Doyle has been instrumental in his mount’s turnaround in fortunes from a horse who finished second three times in 2012, the same season Frankel’s performances officially made him the best horse to have graced the turf.

It was the hood that keeps Noble Mission concentrating and the forcing tactics from the front that have been the key to the five-year-old’s resurgence.

Doyle had ridden Al Kazeem 11 times before he left trainer Roger Charlton to become the retained rider for Prince Khalid Abdullah of Saudi Arabia, and he knew his old friend was threatening to snatch the fairy tale away 400 metres out.

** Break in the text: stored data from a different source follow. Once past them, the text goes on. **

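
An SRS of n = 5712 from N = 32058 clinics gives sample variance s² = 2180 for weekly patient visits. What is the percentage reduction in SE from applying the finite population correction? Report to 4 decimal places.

9.3455

f = n/N = 5712/32058 = 0.17817705.
SE_no-fpc = √(s²/n) = 0.61778043; SE_fpc = √((1−f)s²/n) = 0.56004546.
Ratio = √(1−f) = 0.90654451. Reduction = 100·(1 − 0.90654451) = 9.3455%.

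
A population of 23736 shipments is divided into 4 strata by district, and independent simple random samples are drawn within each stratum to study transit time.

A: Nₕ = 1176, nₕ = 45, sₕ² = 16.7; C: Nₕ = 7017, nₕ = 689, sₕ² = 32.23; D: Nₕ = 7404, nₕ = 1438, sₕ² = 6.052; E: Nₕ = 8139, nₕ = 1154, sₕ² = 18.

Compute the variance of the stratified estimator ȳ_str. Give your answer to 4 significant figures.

0.006467

Var(ȳ_str) = Σₕ Wₕ²(1 − fₕ)sₕ²/nₕ with Wₕ = Nₕ/N, N = 23736.
A: Wₕ = 0.04954499; term = 0.04954499²·(1 − 0.03826531)·16.7/45 = 8.7611036 × 10^-4.
C: Wₕ = 0.29562690; term = 0.29562690²·(1 − 0.09819011)·32.23/689 = 0.0036867523.
D: Wₕ = 0.31193124; term = 0.31193124²·(1 − 0.19421934)·6.052/1438 = 3.2997013 × 10^-4.
E: Wₕ = 0.34289687; term = 0.34289687²·(1 − 0.14178646)·18/1154 = 0.0015739433.
Sum = 0.0064667761.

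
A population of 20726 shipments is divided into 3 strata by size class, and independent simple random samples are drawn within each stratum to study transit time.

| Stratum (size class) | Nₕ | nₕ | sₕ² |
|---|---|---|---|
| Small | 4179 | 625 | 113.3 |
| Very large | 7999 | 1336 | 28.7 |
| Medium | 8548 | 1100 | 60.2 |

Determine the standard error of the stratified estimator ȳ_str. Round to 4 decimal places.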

“When I saw the head come to challenge me I knew immediately it was him,” Doyle said.

“Although I was delighted to see him come back to his best I owe him so much that I wish it hadn’t been him I was beating.”

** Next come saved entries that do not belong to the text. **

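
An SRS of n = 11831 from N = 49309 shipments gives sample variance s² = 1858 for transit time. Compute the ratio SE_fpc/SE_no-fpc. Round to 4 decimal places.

0.8718

f = n/N = 11831/49309 = 0.23993591.
SE_no-fpc = √(s²/n) = 0.3962891; SE_fpc = √((1−f)s²/n) = 0.34549139.
Ratio = √(1−f) = 0.87181654.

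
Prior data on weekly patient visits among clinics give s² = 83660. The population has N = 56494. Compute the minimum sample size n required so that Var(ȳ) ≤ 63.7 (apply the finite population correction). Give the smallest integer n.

Without fpc, n₀ = s²/D = 83660/63.7 = 1313.3438.
With fpc, (1 − n/N)·s²/n ≤ D requires n ≥ n₀/(1 + n₀/N) = 1313.3438/(1 + 1313.3438/56494) = 1283.5055.
Rounding up, n = 1284.

1284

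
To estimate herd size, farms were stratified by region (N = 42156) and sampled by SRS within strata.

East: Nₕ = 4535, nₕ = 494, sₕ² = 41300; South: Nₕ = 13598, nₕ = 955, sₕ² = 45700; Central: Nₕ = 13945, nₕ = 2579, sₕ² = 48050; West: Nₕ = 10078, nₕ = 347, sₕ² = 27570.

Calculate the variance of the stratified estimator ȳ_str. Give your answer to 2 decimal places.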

Noble Mission is likely now to be retired to stud, but Al Kazeem’s journey from failure at Queen Elizabeth’s Sandringham Stud could continue to the lucrative Hong Kong meeting at Sha Tin in December.

Corine Barande-Barbe was considering sending Cirrus Des Aigles to Hong Kong before the race but the eight-year-old gelding trailed in fifth behind Free ­Eagle, the Irish raider, and Western Hymn.

“It was a run that meant nothing,” Christophe Soumillon, his jockey, said.

“It just happens sometimes with horses. The ground was not to blame as these are his best ­conditions.”

Night Of Thunder, owned by UAE businessman Saeed Manana, was second in the Queen Elizabeth Stakes to Charm Spirit.

Charm Spirit was ridden by Olivier Peslier, who sealed his new retainer with Sheikh Abdullah bin Khalifa of Qatar with his first ride.